The National Retail Federation, along with other organizations that survey consumers, keeps track of consumer spending and they estimate that you will spend about 5% more than you did last year on gifts, decorations, parties, etc. And it is all pushing towards $1,000 for the average American this year.
Where Are Those Dollars Going?
The bulk of that cash is going to gifts for family. More than half, in fact. The remainder is pretty evenly split between decoration, holiday travel, and other Christmas expenses like cards and hostess gifts, etc.
We are now also doing about half of our holiday shopping online. The rest in stores and a small portion of our gifts are homemade (ah, I love a homemade batch of Christmas cookies!).

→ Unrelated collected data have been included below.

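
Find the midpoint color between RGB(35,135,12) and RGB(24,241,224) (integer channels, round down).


Midpoint: each channel = ⌊(C₁+C₂)/2⌋
R: ⌊(35+24)/2⌋ = 29
G: ⌊(135+241)/2⌋ = 188
B: ⌊(12+224)/2⌋ = 118
= RGB(29, 188, 118)


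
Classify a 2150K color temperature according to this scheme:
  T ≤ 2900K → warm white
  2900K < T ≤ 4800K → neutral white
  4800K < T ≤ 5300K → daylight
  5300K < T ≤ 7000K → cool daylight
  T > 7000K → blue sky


Temperature: 2150K
2150K ≤ 2900K → warm white
Classification: warm white


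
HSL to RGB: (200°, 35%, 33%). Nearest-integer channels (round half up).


H=200°, S=0.35, L=0.33
C = (1-|2L-1|)×S = (1-|-0.34|)×0.35 = 0.231
H' = H/60 = 200/60 ≈ 3.3333; X = C×(1-|H' mod 2 - 1|) = 0.154
m = L - C/2 = 0.33 - 0.1155 = 0.2145
Sector ⌊H'⌋ = 3 → (R',G',B') = (0.0, 0.154, 0.231)
RGB = ((R'+m)×255, (G'+m)×255, (B'+m)×255) = (54.6975, 93.9675, 113.6025)
Round half up → RGB(55, 94, 114)


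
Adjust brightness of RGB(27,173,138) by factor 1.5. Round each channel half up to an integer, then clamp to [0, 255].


Multiply each channel by 1.5, round half up, clamp to [0, 255]
R: 27×1.5 = 40.5 → round → 41
G: 173×1.5 = 259.5 → round → 260 → clamp → 255
B: 138×1.5 = 207
= RGB(41, 255, 207)


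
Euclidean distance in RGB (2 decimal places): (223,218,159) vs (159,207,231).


d = √[(R₁-R₂)² + (G₁-G₂)² + (B₁-B₂)²]
d = √[(223-159)² + (218-207)² + (159-231)²]
d = √[4096 + 121 + 5184]
d = √9401
d ≈ 96.96


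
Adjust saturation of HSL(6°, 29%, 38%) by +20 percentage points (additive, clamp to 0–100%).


Original S = 29%
Adjustment = +20 percentage points
New S = 29 + (20) = 49
Clamp to [0, 100] → 49
= HSL(6°, 49%, 38%)


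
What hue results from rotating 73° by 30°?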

This year a little over 25% of consumers expect to go into debt, using credit or loans to purchase holiday gifts and supplies.
What Should You Spend?
Obviously that question is quite subjective and widely open to interpretation. If you feel like you did well last year go back to your expenses and add them up. If your income has stayed static over the past year that may be where you want to land again. Financial gurus suggest your budget should be somewhere below 2% of your yearly income, so if you earn around $50,000 then somewhere around $800 or 1.6% should be your entire Christmas spending budget. Once you have settled on a budget for this year then… wait for it… stick to it!
Having a budget is a great idea only if you implement. While budgeting may not sound very generous or in the holiday spirit, it is kind to your future self who will have to deal with the aftermath of overspending (or underspending, but who does that during the holidays, really?).
Where Should it Go?
Begin with your priorities. Who is the most important person to shower with gifts this season, your kids, your significant other? Shuffle your list to put these people on the top and plan on spending the bulk of your budget, over 50%, there.
Now look at your remaining list. These are your gift card and cookies folks. If there is a third tier of friends and family maybe they can go in the Christmas card and letter category.
Don’t Forget Santa!
Don’t forget the tree, and those things that make the season feel festive to you. Maybe you can forego the high electricity bill putting lights all over the house this year, but you can’t go without that special holiday ham! Maybe you can’t throw the whole party yourself, but if you make it a potluck you can still spend quality time with your friends. Creativity and good cheer go a long way!